Não há contradição alguma entre viver em França, ser influencer  e perguntar, como fez uma modelo a propósito do bebé israelita que foi queimado num forno: “Será que lhe puseram sal e pimenta?” A contradição só existiria se a pessoa em causa não se achasse acima das leis do país onde vive.

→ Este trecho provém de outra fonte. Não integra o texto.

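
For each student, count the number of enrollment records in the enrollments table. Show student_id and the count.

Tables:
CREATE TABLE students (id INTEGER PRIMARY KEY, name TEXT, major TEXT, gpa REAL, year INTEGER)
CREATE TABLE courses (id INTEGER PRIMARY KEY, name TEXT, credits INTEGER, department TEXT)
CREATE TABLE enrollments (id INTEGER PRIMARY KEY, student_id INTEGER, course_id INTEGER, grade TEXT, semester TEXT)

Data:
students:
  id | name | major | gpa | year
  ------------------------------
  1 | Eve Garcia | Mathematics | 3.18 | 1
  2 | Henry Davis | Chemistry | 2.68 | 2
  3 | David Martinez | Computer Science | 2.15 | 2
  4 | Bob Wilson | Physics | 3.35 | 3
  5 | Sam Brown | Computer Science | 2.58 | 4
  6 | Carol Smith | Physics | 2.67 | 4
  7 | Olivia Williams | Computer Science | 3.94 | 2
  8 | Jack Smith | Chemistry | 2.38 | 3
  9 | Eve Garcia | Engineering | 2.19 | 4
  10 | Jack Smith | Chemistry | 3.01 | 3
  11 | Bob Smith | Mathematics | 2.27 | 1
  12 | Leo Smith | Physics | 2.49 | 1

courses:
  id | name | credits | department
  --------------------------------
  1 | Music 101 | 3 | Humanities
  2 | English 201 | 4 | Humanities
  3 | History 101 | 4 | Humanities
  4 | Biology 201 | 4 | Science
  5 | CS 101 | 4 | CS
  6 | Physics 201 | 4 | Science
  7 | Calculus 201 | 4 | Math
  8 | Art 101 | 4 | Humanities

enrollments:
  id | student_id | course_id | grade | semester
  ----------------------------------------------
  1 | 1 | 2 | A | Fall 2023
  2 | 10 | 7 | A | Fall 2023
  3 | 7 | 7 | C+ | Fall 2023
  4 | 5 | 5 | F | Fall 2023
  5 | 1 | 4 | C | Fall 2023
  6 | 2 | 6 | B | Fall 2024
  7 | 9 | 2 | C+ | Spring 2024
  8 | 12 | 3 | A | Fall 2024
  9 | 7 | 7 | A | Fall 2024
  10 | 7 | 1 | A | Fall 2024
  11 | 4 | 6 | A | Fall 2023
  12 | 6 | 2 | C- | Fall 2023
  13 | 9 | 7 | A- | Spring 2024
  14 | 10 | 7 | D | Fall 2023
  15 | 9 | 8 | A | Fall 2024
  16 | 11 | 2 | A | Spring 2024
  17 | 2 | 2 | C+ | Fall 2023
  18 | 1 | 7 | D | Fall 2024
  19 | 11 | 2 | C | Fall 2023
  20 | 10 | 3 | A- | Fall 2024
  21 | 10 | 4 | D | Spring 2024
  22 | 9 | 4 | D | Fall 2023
SELECT student_id, COUNT(*) AS enrollment_count FROM enrollments GROUP BY student_id

Execution result:
student_id | enrollment_count
1 | 3
2 | 2
4 | 1
5 | 1
6 | 1
7 | 3
9 | 4
10 | 4
11 | 2
12 | 1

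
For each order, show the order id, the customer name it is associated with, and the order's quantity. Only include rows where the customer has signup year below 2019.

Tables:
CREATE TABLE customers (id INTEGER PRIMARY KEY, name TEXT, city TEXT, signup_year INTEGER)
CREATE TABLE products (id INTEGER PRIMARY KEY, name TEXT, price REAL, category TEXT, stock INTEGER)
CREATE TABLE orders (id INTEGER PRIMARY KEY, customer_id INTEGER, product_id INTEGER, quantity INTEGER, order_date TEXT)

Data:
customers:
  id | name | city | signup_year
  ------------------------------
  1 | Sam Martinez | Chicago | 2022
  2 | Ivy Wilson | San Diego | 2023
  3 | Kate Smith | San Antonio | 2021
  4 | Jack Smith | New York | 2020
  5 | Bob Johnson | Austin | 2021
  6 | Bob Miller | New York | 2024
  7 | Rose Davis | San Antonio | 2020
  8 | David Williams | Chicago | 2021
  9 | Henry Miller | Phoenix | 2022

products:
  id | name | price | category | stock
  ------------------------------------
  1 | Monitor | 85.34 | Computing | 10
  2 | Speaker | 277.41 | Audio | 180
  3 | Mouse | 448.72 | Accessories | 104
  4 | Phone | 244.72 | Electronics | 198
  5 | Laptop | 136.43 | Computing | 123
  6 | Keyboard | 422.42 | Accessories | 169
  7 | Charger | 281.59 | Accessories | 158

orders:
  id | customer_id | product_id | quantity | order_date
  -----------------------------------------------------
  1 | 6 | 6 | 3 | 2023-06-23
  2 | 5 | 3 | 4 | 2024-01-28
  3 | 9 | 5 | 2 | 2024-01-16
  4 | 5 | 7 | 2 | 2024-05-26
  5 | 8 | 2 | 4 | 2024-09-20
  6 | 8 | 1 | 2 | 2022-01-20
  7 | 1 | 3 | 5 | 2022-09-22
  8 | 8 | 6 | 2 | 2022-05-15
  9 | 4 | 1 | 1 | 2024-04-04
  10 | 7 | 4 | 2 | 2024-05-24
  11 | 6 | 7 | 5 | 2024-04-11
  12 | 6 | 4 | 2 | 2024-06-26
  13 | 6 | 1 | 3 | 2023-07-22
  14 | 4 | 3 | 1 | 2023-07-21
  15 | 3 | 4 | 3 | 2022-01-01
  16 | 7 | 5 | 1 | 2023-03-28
SELECT c.id, p.name AS customer, c.quantity FROM orders c JOIN customers p ON c.customer_id = p.id WHERE p.signup_year < 2019

Execution result:
(no rows)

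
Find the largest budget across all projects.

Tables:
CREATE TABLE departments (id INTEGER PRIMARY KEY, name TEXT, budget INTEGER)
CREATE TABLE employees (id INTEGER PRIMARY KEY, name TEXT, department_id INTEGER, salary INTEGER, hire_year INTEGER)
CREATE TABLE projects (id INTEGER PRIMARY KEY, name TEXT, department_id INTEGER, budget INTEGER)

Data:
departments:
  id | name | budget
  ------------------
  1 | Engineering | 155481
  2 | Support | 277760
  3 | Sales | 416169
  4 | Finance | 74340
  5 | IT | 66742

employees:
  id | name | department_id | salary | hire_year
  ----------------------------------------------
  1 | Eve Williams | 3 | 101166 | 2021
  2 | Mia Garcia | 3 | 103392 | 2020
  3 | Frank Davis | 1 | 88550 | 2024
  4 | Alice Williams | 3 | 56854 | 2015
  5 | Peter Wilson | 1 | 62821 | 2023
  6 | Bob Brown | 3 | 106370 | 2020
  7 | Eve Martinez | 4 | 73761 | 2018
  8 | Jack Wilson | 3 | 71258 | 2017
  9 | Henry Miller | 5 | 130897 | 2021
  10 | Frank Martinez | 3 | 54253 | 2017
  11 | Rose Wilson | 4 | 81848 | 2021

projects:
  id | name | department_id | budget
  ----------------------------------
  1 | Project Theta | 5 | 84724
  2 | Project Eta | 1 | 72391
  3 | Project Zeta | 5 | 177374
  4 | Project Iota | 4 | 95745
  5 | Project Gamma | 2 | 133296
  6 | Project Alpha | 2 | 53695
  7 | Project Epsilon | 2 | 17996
SELECT MAX(budget) FROM projects

Execution result:
177374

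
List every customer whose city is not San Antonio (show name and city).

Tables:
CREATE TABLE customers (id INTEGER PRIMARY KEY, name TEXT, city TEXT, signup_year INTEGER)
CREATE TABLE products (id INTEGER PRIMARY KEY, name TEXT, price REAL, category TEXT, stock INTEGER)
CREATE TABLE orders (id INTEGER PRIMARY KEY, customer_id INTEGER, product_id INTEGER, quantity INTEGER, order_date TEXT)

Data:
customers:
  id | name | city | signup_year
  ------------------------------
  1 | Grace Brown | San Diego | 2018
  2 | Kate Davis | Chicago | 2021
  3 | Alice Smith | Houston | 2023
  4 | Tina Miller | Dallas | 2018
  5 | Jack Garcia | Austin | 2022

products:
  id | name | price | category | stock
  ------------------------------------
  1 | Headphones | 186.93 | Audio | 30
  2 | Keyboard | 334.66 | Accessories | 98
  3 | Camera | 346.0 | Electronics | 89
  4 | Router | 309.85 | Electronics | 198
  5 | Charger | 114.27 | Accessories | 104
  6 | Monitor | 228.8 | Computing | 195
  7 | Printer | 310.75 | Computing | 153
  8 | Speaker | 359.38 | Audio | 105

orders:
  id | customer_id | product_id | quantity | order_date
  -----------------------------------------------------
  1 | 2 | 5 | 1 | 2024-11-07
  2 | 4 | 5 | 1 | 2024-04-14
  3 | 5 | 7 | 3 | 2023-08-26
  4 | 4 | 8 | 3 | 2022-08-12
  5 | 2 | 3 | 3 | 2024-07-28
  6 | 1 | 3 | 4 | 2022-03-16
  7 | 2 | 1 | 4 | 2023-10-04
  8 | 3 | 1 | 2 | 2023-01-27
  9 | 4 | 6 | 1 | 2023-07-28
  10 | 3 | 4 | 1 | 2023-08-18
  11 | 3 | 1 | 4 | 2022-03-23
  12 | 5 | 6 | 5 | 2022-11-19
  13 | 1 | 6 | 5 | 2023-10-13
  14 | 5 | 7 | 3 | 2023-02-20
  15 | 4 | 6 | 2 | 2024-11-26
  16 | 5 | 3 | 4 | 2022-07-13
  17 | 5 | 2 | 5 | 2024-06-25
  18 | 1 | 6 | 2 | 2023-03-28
SELECT name, city FROM customers WHERE city <> 'San Antonio'

Execution result:
name | city
Grace Brown | San Diego
Kate Davis | Chicago
Alice Smith | Houston
Tina Miller | Dallas
Jack Garcia | Austin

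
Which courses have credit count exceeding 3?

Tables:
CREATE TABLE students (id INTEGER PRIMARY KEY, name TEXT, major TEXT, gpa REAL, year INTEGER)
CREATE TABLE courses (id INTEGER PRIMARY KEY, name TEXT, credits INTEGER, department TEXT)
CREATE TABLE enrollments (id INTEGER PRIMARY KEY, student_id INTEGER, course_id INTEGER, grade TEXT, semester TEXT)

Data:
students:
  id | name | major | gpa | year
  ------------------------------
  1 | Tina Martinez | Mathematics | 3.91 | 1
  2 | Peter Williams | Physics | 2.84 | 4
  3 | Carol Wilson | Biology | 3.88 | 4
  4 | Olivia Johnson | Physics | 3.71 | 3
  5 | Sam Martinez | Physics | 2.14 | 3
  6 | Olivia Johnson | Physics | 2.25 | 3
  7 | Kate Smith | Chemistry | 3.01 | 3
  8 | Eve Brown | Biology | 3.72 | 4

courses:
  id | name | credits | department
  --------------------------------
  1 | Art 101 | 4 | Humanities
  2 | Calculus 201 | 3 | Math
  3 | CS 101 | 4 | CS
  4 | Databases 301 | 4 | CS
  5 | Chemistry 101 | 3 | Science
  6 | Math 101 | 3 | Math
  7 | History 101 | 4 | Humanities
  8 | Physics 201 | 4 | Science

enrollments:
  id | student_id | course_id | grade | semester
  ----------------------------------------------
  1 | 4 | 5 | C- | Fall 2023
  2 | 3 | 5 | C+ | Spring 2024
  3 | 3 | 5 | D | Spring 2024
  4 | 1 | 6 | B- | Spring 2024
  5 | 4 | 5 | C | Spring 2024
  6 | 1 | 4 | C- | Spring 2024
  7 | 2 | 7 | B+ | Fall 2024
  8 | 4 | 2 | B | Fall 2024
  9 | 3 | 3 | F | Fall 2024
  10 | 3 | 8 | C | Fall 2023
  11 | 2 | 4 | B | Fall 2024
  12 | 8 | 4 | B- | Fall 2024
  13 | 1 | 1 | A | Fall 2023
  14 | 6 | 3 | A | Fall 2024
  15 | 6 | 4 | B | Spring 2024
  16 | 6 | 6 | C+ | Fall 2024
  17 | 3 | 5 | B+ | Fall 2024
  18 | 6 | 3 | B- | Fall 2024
SELECT name, credits FROM courses WHERE credits > 3

Execution result:
name | credits
Art 101 | 4
CS 101 | 4
Databases 301 | 4
History 101 | 4
Physics 201 | 4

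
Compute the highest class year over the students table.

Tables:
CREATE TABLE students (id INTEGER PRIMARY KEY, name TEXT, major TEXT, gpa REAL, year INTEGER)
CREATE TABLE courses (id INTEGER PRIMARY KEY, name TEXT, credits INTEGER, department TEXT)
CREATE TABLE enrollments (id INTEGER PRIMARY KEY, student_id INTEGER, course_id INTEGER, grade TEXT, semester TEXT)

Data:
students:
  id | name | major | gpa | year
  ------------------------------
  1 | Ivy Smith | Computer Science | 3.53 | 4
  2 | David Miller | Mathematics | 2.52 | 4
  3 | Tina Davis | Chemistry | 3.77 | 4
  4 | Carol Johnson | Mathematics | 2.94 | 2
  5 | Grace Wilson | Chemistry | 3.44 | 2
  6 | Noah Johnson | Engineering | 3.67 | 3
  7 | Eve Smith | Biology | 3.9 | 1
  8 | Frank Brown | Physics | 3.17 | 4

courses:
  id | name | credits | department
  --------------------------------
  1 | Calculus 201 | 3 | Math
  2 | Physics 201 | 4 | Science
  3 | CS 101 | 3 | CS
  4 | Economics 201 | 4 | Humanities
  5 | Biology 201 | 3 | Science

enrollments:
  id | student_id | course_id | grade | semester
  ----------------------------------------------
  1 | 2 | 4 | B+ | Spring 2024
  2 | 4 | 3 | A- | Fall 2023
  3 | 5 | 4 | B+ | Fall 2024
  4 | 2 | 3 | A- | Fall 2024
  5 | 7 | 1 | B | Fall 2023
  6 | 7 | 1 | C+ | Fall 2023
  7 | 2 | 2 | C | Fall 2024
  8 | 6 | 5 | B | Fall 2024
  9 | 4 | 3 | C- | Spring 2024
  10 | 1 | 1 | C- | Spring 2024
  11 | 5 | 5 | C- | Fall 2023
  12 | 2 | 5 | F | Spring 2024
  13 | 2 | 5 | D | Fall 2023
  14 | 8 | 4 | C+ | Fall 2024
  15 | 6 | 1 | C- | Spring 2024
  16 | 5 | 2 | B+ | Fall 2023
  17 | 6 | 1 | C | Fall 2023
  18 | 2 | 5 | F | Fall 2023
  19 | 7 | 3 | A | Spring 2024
SELECT MAX(year) FROM students

Execution result:
4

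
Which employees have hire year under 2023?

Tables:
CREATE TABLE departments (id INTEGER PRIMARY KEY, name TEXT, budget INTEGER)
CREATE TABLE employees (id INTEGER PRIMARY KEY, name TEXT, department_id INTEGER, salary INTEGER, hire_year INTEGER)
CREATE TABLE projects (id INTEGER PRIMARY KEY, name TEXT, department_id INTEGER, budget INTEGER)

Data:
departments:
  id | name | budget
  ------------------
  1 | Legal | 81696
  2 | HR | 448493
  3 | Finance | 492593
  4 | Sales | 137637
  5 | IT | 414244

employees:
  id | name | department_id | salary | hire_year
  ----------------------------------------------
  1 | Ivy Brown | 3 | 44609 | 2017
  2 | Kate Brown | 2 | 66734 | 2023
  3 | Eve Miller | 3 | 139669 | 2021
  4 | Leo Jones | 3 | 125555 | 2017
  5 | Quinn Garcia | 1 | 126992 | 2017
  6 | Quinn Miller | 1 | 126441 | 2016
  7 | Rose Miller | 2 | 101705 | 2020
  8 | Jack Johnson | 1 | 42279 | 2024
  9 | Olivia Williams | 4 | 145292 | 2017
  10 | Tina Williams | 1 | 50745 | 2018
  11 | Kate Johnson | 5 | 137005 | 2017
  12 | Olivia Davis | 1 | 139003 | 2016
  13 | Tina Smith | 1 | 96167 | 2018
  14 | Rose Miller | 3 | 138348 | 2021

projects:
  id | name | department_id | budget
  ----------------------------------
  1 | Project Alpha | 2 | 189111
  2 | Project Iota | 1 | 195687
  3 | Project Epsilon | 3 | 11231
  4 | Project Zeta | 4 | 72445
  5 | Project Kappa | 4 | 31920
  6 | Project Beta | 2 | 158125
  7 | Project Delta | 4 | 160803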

Os imigrantes, com particular incidência nos muçulmanos, tornaram-se aos olhos desta esquerda radical no novo proletariado (o velho proletariado esse mudou-se para a extrema-direita). Todos os conceitos e princípios invocados para tornarem as sociedades mais justas acabaram a ser invertidos gerando precisamente o contrário do que se pretendia: o combate ao racismo tem servido para impor racismos vários; a laicidade tornou-se uma perseguição ao cristianismo… Como vão as sociedades ocidentais lidar com a sua rua árabe? Não sei mas sei que se, aquando da invasão da Ucrânia, existisse nos diversos países da UE uma “rua russa”, avançar para um apoio à Ucrânia teria sido muito mais difícil. Pelo contrário a rua árabe está aí e com grande adesão pois no vazio do mundo woke a rua árabe tornou-se o  totem magnético para a  tribo em que o poster do Che deu lugar ao cartaz pela Palestina.